Escaping tough times in Venezuela, David Ramos returns to his birth country to learn English

Jeanine Poggi

David Ramos doesn’t remember much of his early childhood in the United States but his first words were in English – “mom,” “dad” and “apple.”

When Ramos was nearly 2 years old, his family returned to Venezuela.

Venezuela, the world’s fifth-biggest oil producer, was in turmoil last year when ordinary Venezuelans, who are poor and unemployed despite the country’s oil wealth, rebelled against President Hugo Chavez.

Ramos belongs to the disappearing middle class in a country whose population is polarized into rich and poor. He grew up in apartment complex in the capital Caracas, a city at the bottom of a valley surrounded by mountains and dotted with “barrios,” colonies of where the city’s poor live.

These areas are the most dangerous, Ramos said.

Upon Ramos’ return to his native Venezuela, he didn’t speak much English until the urge to learn the language and search for opportunities brought him back to the country of his birth 16 years later. Now, at City College, Ramos is studying English and film.

“My parents tried to teach me both Spanish and English,” Ramos said. “I didn’t speak anything for two months.”

He started speaking Spanish soon after, but didn’t know any English until third grade when he learned the alphabet.

He left for Orlando, Fla. after graduating high school in 2002. He still could not communicate in English

“I was by myself for the first time, no friends, and didn’t know the language,” Ramos said.

He lived with his aunt for the first four months while he grilled hamburgers at Wendy’s and started learning English.

“When he came to our center, he was very independent,” said Feda Qasem, Ramos’ instructor at Aspect International Language Center in Orlando, Fla.

“Most students would have brought someone along to translate for them or to speak in their place because their English was not very strong. But David never did this. He always spoke for himself, and asked to be corrected.”

“Every day it took him two hours by bus to arrive at the center and two hours by bus to return. We had students who complained they had to walk for 15 minutes from the dormitories,” she said.

Ramos moved to Santa Barbara in September 2003, attracted by “the beauty and peace of the town.” He is one of the three students from Venezuela at City College this semester.

Julie Alpert, an associate professor who teaches Ramos advanced grammar, said, “My first impression of David was that he seemed like a bright, friendly, interested student.”

When Ramos isn’t studying, he’s working. He works nearly 45 hours every week as a receptionist at the Santa Barbara Tourist Hostel and also sells tickets at the Riviera Theatre.

Ramos spent his first night at the Hostel and still lives there.

“There have been times when both emotionally and financially it would have been easier to pick up and return to Venezuela, but he has never taken the easy way out,” Qasem says.

But Ramos’ finances are improving.

“I just got accepted for financial aid,” Ramos said. “The paperwork was difficult but nothing compared to the process in Venezuela, where generally the wrong people get aid – people with money.”

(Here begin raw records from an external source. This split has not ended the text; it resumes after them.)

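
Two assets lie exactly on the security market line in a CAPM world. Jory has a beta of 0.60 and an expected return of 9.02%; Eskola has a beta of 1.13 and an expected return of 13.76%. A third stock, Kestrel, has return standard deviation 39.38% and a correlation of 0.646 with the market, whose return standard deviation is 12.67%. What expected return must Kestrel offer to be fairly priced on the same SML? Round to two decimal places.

MRP = (13.76% − 9.02%) / (1.13 − 0.60) = 8.9434%
R_f = 9.02% − 0.60 × 8.9434% = 3.6540%
β_Kestrel = ρ·σ_i/σ_m = 0.646 × 39.38 / 12.67 = 2.0079
E(R_Kestrel) = R_f + β × MRP = 3.6540% + 2.0079 × 8.9434% = 21.61%

21.61%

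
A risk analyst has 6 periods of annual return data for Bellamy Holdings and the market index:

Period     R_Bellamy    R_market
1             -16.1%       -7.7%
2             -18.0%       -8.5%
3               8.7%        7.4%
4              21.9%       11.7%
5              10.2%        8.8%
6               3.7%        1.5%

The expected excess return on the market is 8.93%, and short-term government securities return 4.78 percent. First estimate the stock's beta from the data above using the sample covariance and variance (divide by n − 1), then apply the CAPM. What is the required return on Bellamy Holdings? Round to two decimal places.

Mean R_i = (-16.1 − 18.0 + 8.7 + 21.9 + 10.2 + 3.7) / 6 = 1.7333%
Mean R_m = (-7.7 − 8.5 + 7.4 + 11.7 + 8.8 + 1.5) / 6 = 2.2000%
Σ(R_i − R̄_i)(R_m − R̄_m) = 670.0100  ⇒  Cov = 670.0100 / 5 = 134.0020
Σ(R_m − R̄_m)² = 373.8400  ⇒  Var(R_m) = 373.8400 / 5 = 74.7680
β = Cov / Var(R_m) = 134.0020 / 74.7680 = 1.7922
E(R) = R_f + β × MRP = 4.78% + 1.7922 × 8.93% = 20.78%

20.78%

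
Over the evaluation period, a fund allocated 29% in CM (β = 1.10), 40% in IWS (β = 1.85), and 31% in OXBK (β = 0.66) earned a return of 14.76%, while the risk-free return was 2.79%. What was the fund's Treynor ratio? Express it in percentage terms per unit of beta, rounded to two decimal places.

β_P = 0.29×1.10 + 0.40×1.85 + 0.31×0.66 = 1.2636
Treynor = (R_P − R_f) / β_P = (14.76% − 2.79%) / 1.2636 = 11.97% / 1.2636 = 9.47%

9.47%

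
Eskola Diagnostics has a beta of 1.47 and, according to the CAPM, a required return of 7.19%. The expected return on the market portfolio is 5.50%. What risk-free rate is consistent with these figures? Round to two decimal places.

E(R) = R_f + β(E(R_m) − R_f) = R_f(1 − β) + β·E(R_m)
7.19% = R_f × (1 − 1.47) + 1.47 × 5.50%
7.19% = R_f × -0.47 + 8.0850%
R_f = (7.19% − 8.0850%) / -0.47 = 1.90%

1.90%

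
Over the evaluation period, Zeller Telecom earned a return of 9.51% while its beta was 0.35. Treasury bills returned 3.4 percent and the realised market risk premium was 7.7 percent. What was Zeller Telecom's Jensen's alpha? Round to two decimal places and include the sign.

CAPM benchmark = R_f + β(R_m − R_f) = 3.4% + 0.35 × 7.7% = 6.0950%
α = actual − benchmark = 9.51% − 6.0950% = +3.42%

+3.42%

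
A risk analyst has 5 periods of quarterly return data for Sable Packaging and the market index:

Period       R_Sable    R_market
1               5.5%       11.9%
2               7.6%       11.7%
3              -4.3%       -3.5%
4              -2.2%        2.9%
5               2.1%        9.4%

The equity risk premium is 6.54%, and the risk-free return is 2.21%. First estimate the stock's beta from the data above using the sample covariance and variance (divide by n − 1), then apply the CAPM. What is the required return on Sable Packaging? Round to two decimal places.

6.87%

Mean R_i = (5.5 + 7.6 − 4.3 − 2.2 + 2.1) / 5 = 1.7400%
Mean R_m = (11.9 + 11.7 − 3.5 + 2.9 + 9.4) / 5 = 6.4800%
Σ(R_i − R̄_i)(R_m − R̄_m) = 126.4040  ⇒  Cov = 126.4040 / 4 = 31.6010
Σ(R_m − R̄_m)² = 177.5680  ⇒  Var(R_m) = 177.5680 / 4 = 44.3920
β = Cov / Var(R_m) = 31.6010 / 44.3920 = 0.7119
E(R) = R_f + β × MRP = 2.21% + 0.7119 × 6.54% = 6.87%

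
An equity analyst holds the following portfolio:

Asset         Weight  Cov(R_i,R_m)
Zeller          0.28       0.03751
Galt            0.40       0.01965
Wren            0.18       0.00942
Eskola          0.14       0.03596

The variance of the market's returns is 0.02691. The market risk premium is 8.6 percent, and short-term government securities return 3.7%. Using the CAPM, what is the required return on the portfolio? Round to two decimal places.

β_Zeller = 0.03751 / 0.02691 = 1.3939
β_Galt = 0.01965 / 0.02691 = 0.7302
β_Wren = 0.00942 / 0.02691 = 0.3501
β_Eskola = 0.03596 / 0.02691 = 1.3363
β_P = Σ w_i β_i = 0.28×1.3939 + 0.40×0.7302 + 0.18×0.3501 + 0.14×1.3363 = 0.9325
E(R_P) = R_f + β_P × MRP = 3.7% + 0.9325 × 8.6% = 11.72%

11.72%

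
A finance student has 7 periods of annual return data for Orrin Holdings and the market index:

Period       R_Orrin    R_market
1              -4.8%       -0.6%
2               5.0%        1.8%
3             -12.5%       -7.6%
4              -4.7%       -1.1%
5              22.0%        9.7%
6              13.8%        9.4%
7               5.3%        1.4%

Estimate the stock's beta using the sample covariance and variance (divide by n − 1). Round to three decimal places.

1.875

Mean R_i = (-4.8 + 5.0 − 12.5 − 4.7 + 22.0 + 13.8 + 5.3) / 7 = 3.4429%
Mean R_m = (-0.6 + 1.8 − 7.6 − 1.1 + 9.7 + 9.4 + 1.4) / 7 = 1.8571%
Σ(R_i − R̄_i)(R_m − R̄_m) = 417.8329  ⇒  Cov = 417.8329 / 6 = 69.6388
Σ(R_m − R̄_m)² = 222.8371  ⇒  Var(R_m) = 222.8371 / 6 = 37.1395
β = Cov / Var(R_m) = 69.6388 / 37.1395 = 1.8751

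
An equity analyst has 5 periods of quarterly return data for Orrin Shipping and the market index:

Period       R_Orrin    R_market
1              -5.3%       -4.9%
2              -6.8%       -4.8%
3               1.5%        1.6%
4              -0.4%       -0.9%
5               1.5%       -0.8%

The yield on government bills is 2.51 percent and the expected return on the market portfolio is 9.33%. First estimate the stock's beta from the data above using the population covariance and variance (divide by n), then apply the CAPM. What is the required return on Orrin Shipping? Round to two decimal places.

Mean R_i = (-5.3 − 6.8 + 1.5 − 0.4 + 1.5) / 5 = -1.9000%
Mean R_m = (-4.9 − 4.8 + 1.6 − 0.9 − 0.8) / 5 = -1.9600%
Σ(R_i − R̄_i)(R_m − R̄_m) = 41.5500  ⇒  Cov = 41.5500 / 5 = 8.3100
Σ(R_m − R̄_m)² = 31.8520  ⇒  Var(R_m) = 31.8520 / 5 = 6.3704
β = Cov / Var(R_m) = 8.3100 / 6.3704 = 1.3045
MRP = 9.33% − 2.51% = 6.82%
E(R) = R_f + β × MRP = 2.51% + 1.3045 × 6.82% = 11.41%

11.41%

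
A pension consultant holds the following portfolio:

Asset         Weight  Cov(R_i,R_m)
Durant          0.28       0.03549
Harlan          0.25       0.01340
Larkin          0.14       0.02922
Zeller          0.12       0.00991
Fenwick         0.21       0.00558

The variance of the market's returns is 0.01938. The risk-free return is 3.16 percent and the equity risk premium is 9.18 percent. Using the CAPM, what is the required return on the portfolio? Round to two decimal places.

12.51%

β_Durant = 0.03549 / 0.01938 = 1.8313
β_Harlan = 0.01340 / 0.01938 = 0.6914
β_Larkin = 0.02922 / 0.01938 = 1.5077
β_Zeller = 0.00991 / 0.01938 = 0.5114
β_Fenwick = 0.00558 / 0.01938 = 0.2879
β_P = Σ w_i β_i = 0.28×1.8313 + 0.25×0.6914 + 0.14×1.5077 + 0.12×0.5114 + 0.21×0.2879 = 1.0185
E(R_P) = R_f + β_P × MRP = 3.16% + 1.0185 × 9.18% = 12.51%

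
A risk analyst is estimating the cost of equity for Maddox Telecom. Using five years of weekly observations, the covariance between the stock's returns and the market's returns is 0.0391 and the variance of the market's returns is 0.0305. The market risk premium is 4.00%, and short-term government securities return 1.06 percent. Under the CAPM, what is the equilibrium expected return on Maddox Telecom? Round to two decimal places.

6.19%

β = Cov(R_i, R_m) / Var(R_m) = 0.0391 / 0.0305 = 1.2820
E(R) = R_f + β × MRP = 1.06% + 1.2820 × 4.00% = 6.19%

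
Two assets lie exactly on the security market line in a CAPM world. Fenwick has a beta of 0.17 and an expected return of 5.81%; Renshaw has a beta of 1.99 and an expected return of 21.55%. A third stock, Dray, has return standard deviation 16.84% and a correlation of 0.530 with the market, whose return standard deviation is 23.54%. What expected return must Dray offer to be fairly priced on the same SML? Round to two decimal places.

7.62%

MRP = (21.55% − 5.81%) / (1.99 − 0.17) = 8.6484%
R_f = 5.81% − 0.17 × 8.6484% = 4.3398%
β_Dray = ρ·σ_i/σ_m = 0.530 × 16.84 / 23.54 = 0.3792
E(R_Dray) = R_f + β × MRP = 4.3398% + 0.3792 × 8.6484% = 7.62%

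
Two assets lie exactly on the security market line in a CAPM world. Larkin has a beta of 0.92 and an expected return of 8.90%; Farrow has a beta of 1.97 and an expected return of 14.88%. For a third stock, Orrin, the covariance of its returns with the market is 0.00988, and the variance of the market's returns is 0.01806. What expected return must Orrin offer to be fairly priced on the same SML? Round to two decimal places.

6.78%

MRP = (14.88% − 8.90%) / (1.97 − 0.92) = 5.6952%
R_f = 8.90% − 0.92 × 5.6952% = 3.6604%
β_Orrin = Cov / Var(R_m) = 0.00988 / 0.01806 = 0.5471
E(R_Orrin) = R_f + β × MRP = 3.6604% + 0.5471 × 5.6952% = 6.78%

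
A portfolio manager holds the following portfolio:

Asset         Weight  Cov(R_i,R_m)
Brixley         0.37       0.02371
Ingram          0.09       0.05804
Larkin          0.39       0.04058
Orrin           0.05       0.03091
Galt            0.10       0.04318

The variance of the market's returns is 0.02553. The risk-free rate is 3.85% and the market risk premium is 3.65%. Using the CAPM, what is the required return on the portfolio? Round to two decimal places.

8.95%

β_Brixley = 0.02371 / 0.02553 = 0.9287
β_Ingram = 0.05804 / 0.02553 = 2.2734
β_Larkin = 0.04058 / 0.02553 = 1.5895
β_Orrin = 0.03091 / 0.02553 = 1.2107
β_Galt = 0.04318 / 0.02553 = 1.6913
β_P = Σ w_i β_i = 0.37×0.9287 + 0.09×2.2734 + 0.39×1.5895 + 0.05×1.2107 + 0.10×1.6913 = 1.3978
E(R_P) = R_f + β_P × MRP = 3.85% + 1.3978 × 3.65% = 8.95%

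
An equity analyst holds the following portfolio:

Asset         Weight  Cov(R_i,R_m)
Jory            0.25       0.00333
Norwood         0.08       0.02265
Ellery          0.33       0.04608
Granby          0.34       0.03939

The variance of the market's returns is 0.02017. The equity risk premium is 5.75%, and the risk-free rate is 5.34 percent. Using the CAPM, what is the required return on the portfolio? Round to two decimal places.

14.25%

β_Jory = 0.00333 / 0.02017 = 0.1651
β_Norwood = 0.02265 / 0.02017 = 1.1230
β_Ellery = 0.04608 / 0.02017 = 2.2846
β_Granby = 0.03939 / 0.02017 = 1.9529
β_P = Σ w_i β_i = 0.25×0.1651 + 0.08×1.1230 + 0.33×2.2846 + 0.34×1.9529 = 1.5490
E(R_P) = R_f + β_P × MRP = 5.34% + 1.5490 × 5.75% = 14.25%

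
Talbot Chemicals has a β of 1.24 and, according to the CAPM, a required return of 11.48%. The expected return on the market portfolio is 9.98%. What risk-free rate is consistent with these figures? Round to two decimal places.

E(R) = R_f + β(E(R_m) − R_f) = R_f(1 − β) + β·E(R_m)
11.48% = R_f × (1 − 1.24) + 1.24 × 9.98%
11.48% = R_f × -0.24 + 12.3752%
R_f = (11.48% − 12.3752%) / -0.24 = 3.73%

3.73%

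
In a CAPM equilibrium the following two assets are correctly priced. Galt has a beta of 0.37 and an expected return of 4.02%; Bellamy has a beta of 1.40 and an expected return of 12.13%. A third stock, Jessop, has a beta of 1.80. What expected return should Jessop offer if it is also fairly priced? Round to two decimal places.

15.28%

MRP (SML slope) = (12.13% − 4.02%) / (1.40 − 0.37) = 8.11% / 1.03 = 7.8738%
R_f (intercept) = 4.02% − 0.37 × 7.8738% = 1.1067%
E(R_Jessop) = R_f + β × MRP = 1.1067% + 1.80 × 7.8738% = 15.28%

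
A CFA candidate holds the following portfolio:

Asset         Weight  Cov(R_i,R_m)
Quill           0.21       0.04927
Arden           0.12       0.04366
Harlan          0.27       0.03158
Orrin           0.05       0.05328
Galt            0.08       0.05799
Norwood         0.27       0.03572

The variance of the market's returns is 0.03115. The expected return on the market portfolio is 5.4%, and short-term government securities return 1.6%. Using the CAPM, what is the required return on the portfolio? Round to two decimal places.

β_Quill = 0.04927 / 0.03115 = 1.5817
β_Arden = 0.04366 / 0.03115 = 1.4016
β_Harlan = 0.03158 / 0.03115 = 1.0138
β_Orrin = 0.05328 / 0.03115 = 1.7104
β_Galt = 0.05799 / 0.03115 = 1.8616
β_Norwood = 0.03572 / 0.03115 = 1.1467
β_P = Σ w_i β_i = 0.21×1.5817 + 0.12×1.4016 + 0.27×1.0138 + 0.05×1.7104 + 0.08×1.8616 + 0.27×1.1467 = 1.3181
MRP = 5.4% − 1.6% = 3.80%
E(R_P) = R_f + β_P × MRP = 1.6% + 1.3181 × 3.8% = 6.61%

6.61%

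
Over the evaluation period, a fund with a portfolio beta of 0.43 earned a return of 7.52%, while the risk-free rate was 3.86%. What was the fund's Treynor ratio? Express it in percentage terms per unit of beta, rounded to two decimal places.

Treynor = (R_P − R_f) / β_P = (7.52% − 3.86%) / 0.4300 = 3.66% / 0.4300 = 8.51%

8.51%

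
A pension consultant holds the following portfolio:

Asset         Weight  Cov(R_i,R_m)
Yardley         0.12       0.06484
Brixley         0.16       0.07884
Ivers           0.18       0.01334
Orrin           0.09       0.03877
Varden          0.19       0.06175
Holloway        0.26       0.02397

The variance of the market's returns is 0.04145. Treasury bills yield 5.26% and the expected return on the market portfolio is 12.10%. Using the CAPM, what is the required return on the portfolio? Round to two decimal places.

β_Yardley = 0.06484 / 0.04145 = 1.5643
β_Brixley = 0.07884 / 0.04145 = 1.9021
β_Ivers = 0.01334 / 0.04145 = 0.3218
β_Orrin = 0.03877 / 0.04145 = 0.9353
β_Varden = 0.06175 / 0.04145 = 1.4897
β_Holloway = 0.02397 / 0.04145 = 0.5783
β_P = Σ w_i β_i = 0.12×1.5643 + 0.16×1.9021 + 0.18×0.3218 + 0.09×0.9353 + 0.19×1.4897 + 0.26×0.5783 = 1.0676
MRP = 12.10% − 5.26% = 6.84%
E(R_P) = R_f + β_P × MRP = 5.26% + 1.0676 × 6.84% = 12.56%

12.56%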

Ramos also plans to study film in Rome soon.

After finishing his late-night shift at the Riviera Theatre, Ramos walks to his hostel on Haley Street.

“Here I really appreciate walking around at 2 a.m. with my camera and not feeling fear,” Ramos said. “I wouldn’t do it in Venezuela. I would be scared.”

“I kind of wanted to try America out,” Ramos said.

“I was really excited to see a totally different place and starting something big. I grew up a lot here, for the first time came in touch with Asian cultures and I have learned English.”